Wait Groups ​

Synchronization is something you might want for concurrency. It has been mentioned that your concurrent calls are not traced and your program may terminate without waiting for all of them to execute.

For example:

fn sayHello() {
    outln("Hello World")
}

fn main() {
    co sayHello()
}

In the code above there is a concurrent call to a function that writes Hello World on the command line. It is possible that you will not see the result when you execute this code. This is probably because your program terminates before your concurrent call has finished executing, as described above. Your program may terminate before your call can print Hello World to command line.
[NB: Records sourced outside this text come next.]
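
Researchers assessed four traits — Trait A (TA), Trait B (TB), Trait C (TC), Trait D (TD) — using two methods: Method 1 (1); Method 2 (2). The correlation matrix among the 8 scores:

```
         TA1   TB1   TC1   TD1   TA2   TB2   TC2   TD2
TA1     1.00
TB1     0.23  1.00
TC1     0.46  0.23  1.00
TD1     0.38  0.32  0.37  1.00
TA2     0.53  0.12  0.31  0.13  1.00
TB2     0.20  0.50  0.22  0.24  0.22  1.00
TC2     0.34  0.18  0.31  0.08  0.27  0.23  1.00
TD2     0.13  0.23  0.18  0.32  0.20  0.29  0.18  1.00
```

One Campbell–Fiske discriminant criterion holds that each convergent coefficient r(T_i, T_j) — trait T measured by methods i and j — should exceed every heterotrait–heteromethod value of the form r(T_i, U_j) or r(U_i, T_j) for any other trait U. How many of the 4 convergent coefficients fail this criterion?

1

Checking each validity diagonal entry against its comparison values:
TA (methods 1·2): 0.53 vs {0.20, 0.12, 0.34, 0.31, 0.13, 0.13} → pass.
TB (methods 1·2): 0.50 vs {0.12, 0.20, 0.18, 0.22, 0.23, 0.24} → pass.
TC (methods 1·2): 0.31 vs {0.31, 0.34, 0.22, 0.18, 0.18, 0.08} → fail.
TD (methods 1·2): 0.32 vs {0.13, 0.13, 0.24, 0.23, 0.08, 0.18} → pass.
1 of 4 fail.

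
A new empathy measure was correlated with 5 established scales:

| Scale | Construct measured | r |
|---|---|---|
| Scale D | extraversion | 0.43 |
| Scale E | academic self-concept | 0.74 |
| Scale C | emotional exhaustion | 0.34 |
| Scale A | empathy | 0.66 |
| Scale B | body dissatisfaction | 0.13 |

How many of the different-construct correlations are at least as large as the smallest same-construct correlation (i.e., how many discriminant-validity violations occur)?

Convergent (same construct = empathy): Scale A.
Smallest convergent = 0.66. Discriminant values: 0.43, 0.74, 0.34, 0.13; count ≥ 0.66 → 1.

1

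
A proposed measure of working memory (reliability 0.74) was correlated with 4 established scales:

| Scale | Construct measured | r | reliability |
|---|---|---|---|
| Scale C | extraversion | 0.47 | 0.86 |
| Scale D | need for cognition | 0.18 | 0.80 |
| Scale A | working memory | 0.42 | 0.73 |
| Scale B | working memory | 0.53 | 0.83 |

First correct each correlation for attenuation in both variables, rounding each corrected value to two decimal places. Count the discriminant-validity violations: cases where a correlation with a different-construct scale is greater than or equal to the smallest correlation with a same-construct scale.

Disattenuated r (r / √(r_scale · r_new)):
  Scale C (disc): 0.47 / √(0.86·0.74) = 0.59
  Scale D (disc): 0.18 / √(0.80·0.74) = 0.23
  Scale A (conv): 0.42 / √(0.73·0.74) = 0.57
  Scale B (conv): 0.53 / √(0.83·0.74) = 0.68
Smallest convergent = 0.57. Discriminant values: 0.59, 0.23; count ≥ 0.57 → 1.

1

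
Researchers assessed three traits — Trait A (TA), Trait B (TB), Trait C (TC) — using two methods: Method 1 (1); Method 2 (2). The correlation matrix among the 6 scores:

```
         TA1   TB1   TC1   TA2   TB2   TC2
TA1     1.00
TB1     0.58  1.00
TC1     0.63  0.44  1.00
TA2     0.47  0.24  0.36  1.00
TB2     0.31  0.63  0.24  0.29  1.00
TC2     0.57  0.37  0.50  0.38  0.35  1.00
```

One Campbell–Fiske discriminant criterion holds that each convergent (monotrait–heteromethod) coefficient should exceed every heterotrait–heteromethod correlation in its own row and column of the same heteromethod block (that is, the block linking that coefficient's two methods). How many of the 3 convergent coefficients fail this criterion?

Each convergent coefficient versus the relevant comparison correlations:
TA (methods 1·2): 0.47 vs {0.31, 0.24, 0.57, 0.36} → fail.
TB (methods 1·2): 0.63 vs {0.24, 0.31, 0.37, 0.24} → pass.
TC (methods 1·2): 0.50 vs {0.36, 0.57, 0.24, 0.37} → fail.
2 of 3 fail.

2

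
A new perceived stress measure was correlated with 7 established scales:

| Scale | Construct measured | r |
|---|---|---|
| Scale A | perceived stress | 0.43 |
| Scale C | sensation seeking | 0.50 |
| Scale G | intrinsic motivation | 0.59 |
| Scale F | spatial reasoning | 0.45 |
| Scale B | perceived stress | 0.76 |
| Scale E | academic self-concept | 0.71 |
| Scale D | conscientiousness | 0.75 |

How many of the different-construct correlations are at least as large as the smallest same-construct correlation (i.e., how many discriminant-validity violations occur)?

5

Convergent (same construct = perceived stress): Scale A, Scale B.
Smallest convergent = 0.43. Discriminant values: 0.50, 0.59, 0.45, 0.71, 0.75; count ≥ 0.43 → 5.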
Jule provides the WaitGroup struct in the std::sync standard library so that you can wait for your threads and trace their execution. The WaitGroup structure acts as a kind of counter for threads. It is simple to use. You basically use it for three tasks: increasing the counter for new threads, decreasing the counter for completed threads, and waiting for the counter to go down to zero, that is, for all threads to finish executing.

For example:

use std::sync::{WaitGroup}

fn sayHello(mut wg: &WaitGroup) {
    outln("Hello World")
    wg.Done()
}

fn main() {
    let mut wg = WaitGroup.new()
    wg.Add(1)
    co sayHello(wg)
    wg.Wait()
}

The above example is the first example using WaitGroup. Since this code watches threads thanks to WaitGroup, it waits for all threads to finish executing, thus guaranteeing that printing Hello World will definitely complete.

As can be seen in the example, the WaitGroup used with reference type. This is because counting needs to act on the original WaitGroup. To achieve this, you can also follow a different method such as using pointers.
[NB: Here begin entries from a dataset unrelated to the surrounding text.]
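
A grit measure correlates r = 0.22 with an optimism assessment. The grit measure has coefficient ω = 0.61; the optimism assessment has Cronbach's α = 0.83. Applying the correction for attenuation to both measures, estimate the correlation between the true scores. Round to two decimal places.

0.31

r_true = r_obs / √(r_xx · r_yy) = 0.22 / √(0.61 × 0.83) = 0.22 / √0.5063 = 0.22 / 0.7115 ≈ 0.31.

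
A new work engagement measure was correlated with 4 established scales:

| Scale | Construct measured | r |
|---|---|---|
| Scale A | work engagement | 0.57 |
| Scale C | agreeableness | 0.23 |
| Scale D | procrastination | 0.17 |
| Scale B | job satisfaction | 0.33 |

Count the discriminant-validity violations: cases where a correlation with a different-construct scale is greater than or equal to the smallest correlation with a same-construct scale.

0

Convergent (same construct = work engagement): Scale A.
Smallest convergent = 0.57. Discriminant values: 0.23, 0.17, 0.33; count ≥ 0.57 → 0.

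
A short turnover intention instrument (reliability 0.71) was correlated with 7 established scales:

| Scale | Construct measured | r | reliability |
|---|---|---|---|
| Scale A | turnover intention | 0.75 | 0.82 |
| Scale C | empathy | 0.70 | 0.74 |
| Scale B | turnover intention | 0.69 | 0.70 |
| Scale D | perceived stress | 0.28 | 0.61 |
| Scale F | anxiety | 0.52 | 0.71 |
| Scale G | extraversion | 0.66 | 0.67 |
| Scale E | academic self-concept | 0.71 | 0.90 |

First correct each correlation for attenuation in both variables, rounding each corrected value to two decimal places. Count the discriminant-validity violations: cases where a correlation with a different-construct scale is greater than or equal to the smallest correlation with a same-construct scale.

0

Disattenuated r (r / √(r_scale · r_new)):
  Scale A (conv): 0.75 / √(0.82·0.71) = 0.98
  Scale C (disc): 0.70 / √(0.74·0.71) = 0.97
  Scale B (conv): 0.69 / √(0.70·0.71) = 0.98
  Scale D (disc): 0.28 / √(0.61·0.71) = 0.43
  Scale F (disc): 0.52 / √(0.71·0.71) = 0.73
  Scale G (disc): 0.66 / √(0.67·0.71) = 0.96
  Scale E (disc): 0.71 / √(0.90·0.71) = 0.89
Smallest convergent = 0.98. Discriminant values: 0.97, 0.43, 0.73, 0.96, 0.89; count ≥ 0.98 → 0.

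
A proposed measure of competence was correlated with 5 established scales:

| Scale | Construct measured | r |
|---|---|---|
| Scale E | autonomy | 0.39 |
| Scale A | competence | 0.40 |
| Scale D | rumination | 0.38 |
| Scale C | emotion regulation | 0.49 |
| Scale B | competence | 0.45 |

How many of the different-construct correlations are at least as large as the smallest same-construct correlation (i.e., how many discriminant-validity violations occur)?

1

Convergent (same construct = competence): Scale A, Scale B.
Smallest convergent = 0.40. Discriminant values: 0.39, 0.38, 0.49; count ≥ 0.40 → 1.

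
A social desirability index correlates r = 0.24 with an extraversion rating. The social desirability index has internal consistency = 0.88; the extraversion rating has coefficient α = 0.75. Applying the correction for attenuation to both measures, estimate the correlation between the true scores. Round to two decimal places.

0.30

r_true = r_obs / √(r_xx · r_yy) = 0.24 / √(0.88 × 0.75) = 0.24 / √0.6600 = 0.24 / 0.8124 ≈ 0.30.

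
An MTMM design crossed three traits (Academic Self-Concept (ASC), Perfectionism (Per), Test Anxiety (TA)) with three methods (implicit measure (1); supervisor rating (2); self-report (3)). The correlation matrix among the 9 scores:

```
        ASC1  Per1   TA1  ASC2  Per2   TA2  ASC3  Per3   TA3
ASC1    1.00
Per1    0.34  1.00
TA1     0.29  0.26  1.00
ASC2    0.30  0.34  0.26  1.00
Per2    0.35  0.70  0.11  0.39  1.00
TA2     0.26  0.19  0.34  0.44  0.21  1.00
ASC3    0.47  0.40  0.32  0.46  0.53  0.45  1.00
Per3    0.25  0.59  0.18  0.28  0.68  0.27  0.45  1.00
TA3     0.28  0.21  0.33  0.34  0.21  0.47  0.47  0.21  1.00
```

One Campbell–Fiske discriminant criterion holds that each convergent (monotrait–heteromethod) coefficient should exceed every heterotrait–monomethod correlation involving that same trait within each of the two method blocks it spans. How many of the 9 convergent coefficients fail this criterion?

6

Convergent coefficients and their comparison sets:
ASC (methods 1·2): 0.30 vs {0.34, 0.39, 0.29, 0.44} → fail.
ASC (methods 1·3): 0.47 vs {0.34, 0.45, 0.29, 0.47} → fail.
ASC (methods 2·3): 0.46 vs {0.39, 0.45, 0.44, 0.47} → fail.
Per (methods 1·2): 0.70 vs {0.34, 0.39, 0.26, 0.21} → pass.
Per (methods 1·3): 0.59 vs {0.34, 0.45, 0.26, 0.21} → pass.
Per (methods 2·3): 0.68 vs {0.39, 0.45, 0.21, 0.21} → pass.
TA (methods 1·2): 0.34 vs {0.29, 0.44, 0.26, 0.21} → fail.
TA (methods 1·3): 0.33 vs {0.29, 0.47, 0.26, 0.21} → fail.
TA (methods 2·3): 0.47 vs {0.44, 0.47, 0.21, 0.21} → fail.
6 of 9 fail.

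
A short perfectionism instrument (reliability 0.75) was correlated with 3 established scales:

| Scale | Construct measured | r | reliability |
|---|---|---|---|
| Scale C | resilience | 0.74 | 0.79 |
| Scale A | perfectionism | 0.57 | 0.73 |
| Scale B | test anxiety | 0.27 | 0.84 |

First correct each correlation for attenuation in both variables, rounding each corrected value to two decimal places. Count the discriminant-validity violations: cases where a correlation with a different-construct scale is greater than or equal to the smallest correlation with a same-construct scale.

1

Disattenuated r (r / √(r_scale · r_new)):
  Scale C (disc): 0.74 / √(0.79·0.75) = 0.96
  Scale A (conv): 0.57 / √(0.73·0.75) = 0.77
  Scale B (disc): 0.27 / √(0.84·0.75) = 0.34
Smallest convergent = 0.77. Discriminant values: 0.96, 0.34; count ≥ 0.77 → 1.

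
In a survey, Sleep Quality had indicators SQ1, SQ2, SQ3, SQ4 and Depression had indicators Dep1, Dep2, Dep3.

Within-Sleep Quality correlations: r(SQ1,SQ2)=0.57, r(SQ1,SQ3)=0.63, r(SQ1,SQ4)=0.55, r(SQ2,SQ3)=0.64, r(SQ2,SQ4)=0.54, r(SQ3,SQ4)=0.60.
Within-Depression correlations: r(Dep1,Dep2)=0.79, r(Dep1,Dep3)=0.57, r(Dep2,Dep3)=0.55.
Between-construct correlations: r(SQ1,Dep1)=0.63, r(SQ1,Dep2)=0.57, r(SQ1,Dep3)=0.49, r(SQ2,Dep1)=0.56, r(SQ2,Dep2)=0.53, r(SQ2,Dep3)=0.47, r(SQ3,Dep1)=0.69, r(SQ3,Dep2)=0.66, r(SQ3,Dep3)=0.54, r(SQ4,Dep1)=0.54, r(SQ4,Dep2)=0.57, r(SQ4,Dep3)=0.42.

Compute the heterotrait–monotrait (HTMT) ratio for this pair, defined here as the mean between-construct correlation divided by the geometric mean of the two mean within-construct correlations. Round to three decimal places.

Mean heterotrait r = 6.67/12 = 0.5558.
Mean within-SQ = 3.53/6 = 0.5883; mean within-Dep = 1.91/3 = 0.6367.
Geometric mean = √(0.5883 × 0.6367) = 0.6120.
HTMT = 0.5558 / 0.6120 = 0.908.

0.908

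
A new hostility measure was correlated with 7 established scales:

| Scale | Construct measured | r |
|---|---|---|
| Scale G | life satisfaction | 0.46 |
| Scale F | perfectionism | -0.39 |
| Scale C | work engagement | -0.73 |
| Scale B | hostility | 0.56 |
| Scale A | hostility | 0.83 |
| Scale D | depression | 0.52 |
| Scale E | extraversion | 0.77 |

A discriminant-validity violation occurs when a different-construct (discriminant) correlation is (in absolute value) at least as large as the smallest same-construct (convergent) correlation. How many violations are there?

Convergent (same construct = hostility): Scale B, Scale A.
Smallest convergent = 0.56. Discriminant |r|: 0.46, 0.39, 0.73, 0.52, 0.77; count ≥ 0.56 → 2.

2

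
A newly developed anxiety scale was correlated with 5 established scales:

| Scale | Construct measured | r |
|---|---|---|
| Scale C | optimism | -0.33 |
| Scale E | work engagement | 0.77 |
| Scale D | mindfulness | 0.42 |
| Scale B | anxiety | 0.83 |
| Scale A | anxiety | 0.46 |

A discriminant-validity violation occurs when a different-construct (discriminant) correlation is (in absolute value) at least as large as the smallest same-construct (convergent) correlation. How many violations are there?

Convergent (same construct = anxiety): Scale B, Scale A.
Smallest convergent = 0.46. Discriminant |r|: 0.33, 0.77, 0.42; count ≥ 0.46 → 1.

1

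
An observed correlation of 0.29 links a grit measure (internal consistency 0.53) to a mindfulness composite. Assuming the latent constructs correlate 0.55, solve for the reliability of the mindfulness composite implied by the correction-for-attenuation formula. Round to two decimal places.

r_true = r_obs / √(r_xx · r_yy) ⇒ 0.55 = 0.29 / √(0.53 · r_yy).
√(0.53 · r_yy) = 0.29 / 0.55 = 0.5273; 0.53 · r_yy = 0.2780; r_yy = 0.2780 / 0.53 ≈ 0.52.

0.52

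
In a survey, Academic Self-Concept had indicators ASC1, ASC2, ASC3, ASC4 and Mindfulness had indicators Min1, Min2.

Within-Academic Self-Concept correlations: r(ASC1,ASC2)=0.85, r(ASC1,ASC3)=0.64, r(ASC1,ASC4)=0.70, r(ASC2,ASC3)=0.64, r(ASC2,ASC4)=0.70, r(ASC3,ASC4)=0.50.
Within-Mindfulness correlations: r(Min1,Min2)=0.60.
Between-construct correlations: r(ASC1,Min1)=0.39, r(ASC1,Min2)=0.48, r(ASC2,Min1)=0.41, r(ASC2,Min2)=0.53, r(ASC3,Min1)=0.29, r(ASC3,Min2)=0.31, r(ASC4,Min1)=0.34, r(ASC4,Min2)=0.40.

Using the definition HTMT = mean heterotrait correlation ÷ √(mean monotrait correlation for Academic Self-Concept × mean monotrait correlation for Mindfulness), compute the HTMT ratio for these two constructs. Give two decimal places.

Between-construct mean = 3.15/8 = 0.3938.
Mean within-ASC = 4.03/6 = 0.6717; mean within-Min = 0.60/1 = 0.6000.
Geometric mean = √(0.6717 × 0.6000) = 0.6348.
HTMT = 0.3938 / 0.6348 = 0.62.

0.62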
Calling wg.Add(1) increments the counter of WaitGroup by one. In other words, it means we have a new thread. If there is an important point here, it is that the counting must be done correctly. For example, you have 1 thread but you are trying to count 10 threads, so if your counter never reaches 0, you may enter a continuous waiting loop.
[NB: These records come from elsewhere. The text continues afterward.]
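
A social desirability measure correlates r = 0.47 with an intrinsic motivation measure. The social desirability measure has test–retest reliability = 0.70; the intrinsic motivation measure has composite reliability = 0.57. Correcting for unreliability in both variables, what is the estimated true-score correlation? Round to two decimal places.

0.74

r_true = r_obs / √(r_xx · r_yy) = 0.47 / √(0.70 × 0.57) = 0.47 / √0.3990 = 0.47 / 0.6317 ≈ 0.74.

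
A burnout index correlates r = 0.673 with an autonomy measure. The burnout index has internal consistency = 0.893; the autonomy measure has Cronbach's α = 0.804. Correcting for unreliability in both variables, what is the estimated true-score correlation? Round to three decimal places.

0.794

r_true = r_obs / √(r_xx · r_yy) = 0.673 / √(0.893 × 0.804) = 0.673 / √0.717972 = 0.673 / 0.8473 ≈ 0.794.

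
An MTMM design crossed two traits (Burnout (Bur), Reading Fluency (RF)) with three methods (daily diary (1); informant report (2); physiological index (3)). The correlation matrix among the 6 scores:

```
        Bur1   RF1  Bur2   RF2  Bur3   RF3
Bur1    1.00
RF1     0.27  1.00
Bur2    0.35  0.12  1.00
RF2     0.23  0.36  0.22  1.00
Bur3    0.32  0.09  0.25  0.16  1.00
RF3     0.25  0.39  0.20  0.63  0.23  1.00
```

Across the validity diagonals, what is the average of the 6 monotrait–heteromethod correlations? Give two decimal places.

0.38

Convergent values: 0.35, 0.32, 0.25, 0.36, 0.39, 0.63; mean = 2.30/6 = 0.38.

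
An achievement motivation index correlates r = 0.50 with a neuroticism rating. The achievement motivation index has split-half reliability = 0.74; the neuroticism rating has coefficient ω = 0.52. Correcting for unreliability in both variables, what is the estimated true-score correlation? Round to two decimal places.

r_true = r_obs / √(r_xx · r_yy) = 0.50 / √(0.74 × 0.52) = 0.50 / √0.3848 = 0.50 / 0.6203 ≈ 0.81.

0.81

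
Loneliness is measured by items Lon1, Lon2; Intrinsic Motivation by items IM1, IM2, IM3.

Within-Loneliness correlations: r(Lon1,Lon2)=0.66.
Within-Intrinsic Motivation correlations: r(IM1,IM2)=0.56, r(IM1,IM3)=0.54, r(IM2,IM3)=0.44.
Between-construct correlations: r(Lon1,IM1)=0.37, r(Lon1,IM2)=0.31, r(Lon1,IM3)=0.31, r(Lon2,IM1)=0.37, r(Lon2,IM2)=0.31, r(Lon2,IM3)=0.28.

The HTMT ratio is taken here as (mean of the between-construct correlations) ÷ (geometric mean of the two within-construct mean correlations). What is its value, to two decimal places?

0.56

Between-construct mean = 1.95/6 = 0.3250.
Mean within-Lon = 0.66/1 = 0.6600; mean within-IM = 1.54/3 = 0.5133.
Geometric mean = √(0.6600 × 0.5133) = 0.5820.
HTMT = 0.3250 / 0.5820 = 0.56.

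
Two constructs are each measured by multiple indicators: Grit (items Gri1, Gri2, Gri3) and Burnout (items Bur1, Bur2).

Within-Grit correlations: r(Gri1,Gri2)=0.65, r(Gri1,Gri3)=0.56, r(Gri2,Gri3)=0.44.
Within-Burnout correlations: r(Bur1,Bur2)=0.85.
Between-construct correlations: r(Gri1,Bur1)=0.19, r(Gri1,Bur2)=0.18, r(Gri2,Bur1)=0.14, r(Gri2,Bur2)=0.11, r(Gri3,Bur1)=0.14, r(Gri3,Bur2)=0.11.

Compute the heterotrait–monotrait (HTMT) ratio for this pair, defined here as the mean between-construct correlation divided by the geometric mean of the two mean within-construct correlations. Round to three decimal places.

0.212

Mean heterotrait r = 0.87/6 = 0.1450.
Mean within-Gri = 1.65/3 = 0.5500; mean within-Bur = 0.85/1 = 0.8500.
Geometric mean = √(0.5500 × 0.8500) = 0.6837.
HTMT = 0.1450 / 0.6837 = 0.212.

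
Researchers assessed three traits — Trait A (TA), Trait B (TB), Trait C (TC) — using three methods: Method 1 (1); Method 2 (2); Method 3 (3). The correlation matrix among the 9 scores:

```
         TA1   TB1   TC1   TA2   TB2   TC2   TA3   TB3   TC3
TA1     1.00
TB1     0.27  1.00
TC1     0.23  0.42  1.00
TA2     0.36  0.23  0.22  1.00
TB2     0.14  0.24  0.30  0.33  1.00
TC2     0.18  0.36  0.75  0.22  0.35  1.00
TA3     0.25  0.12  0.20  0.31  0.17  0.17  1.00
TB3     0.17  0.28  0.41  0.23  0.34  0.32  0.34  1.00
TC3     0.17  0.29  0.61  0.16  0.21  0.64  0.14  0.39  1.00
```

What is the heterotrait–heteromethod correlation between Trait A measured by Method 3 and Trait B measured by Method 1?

Different traits and methods: r(TA3, TB1) = 0.12.

0.12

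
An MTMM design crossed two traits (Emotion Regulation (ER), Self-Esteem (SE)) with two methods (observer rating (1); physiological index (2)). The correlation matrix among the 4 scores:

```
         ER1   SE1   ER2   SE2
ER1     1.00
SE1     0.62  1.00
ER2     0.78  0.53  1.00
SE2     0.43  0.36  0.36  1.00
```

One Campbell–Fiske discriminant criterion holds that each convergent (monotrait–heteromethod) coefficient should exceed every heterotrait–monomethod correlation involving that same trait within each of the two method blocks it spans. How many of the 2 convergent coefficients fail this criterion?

Each convergent coefficient versus the relevant comparison correlations:
ER (methods 1·2): 0.78 vs {0.62, 0.36} → pass.
SE (methods 1·2): 0.36 vs {0.62, 0.36} → fail.
1 of 2 fail.

1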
Another important point is that the counter is incremented before the concurrent call. If the counter was even the first statement of the thread, problems with counting could occur. This might not be an accurate count. For this reason, counting should always be performed independently of the thread. Counting is also recommended before each thread is created.

wg.Done should be called when the thread terminates. If the thread is called before it terminates, you may still face a counting error. A call to wg.Done() decrements the counter by one, ie thread's execution has been completed.

The wg.Wait() call waits for all threads to terminate, in other words, for the counter to go down to zero, preventing the program from executing until then.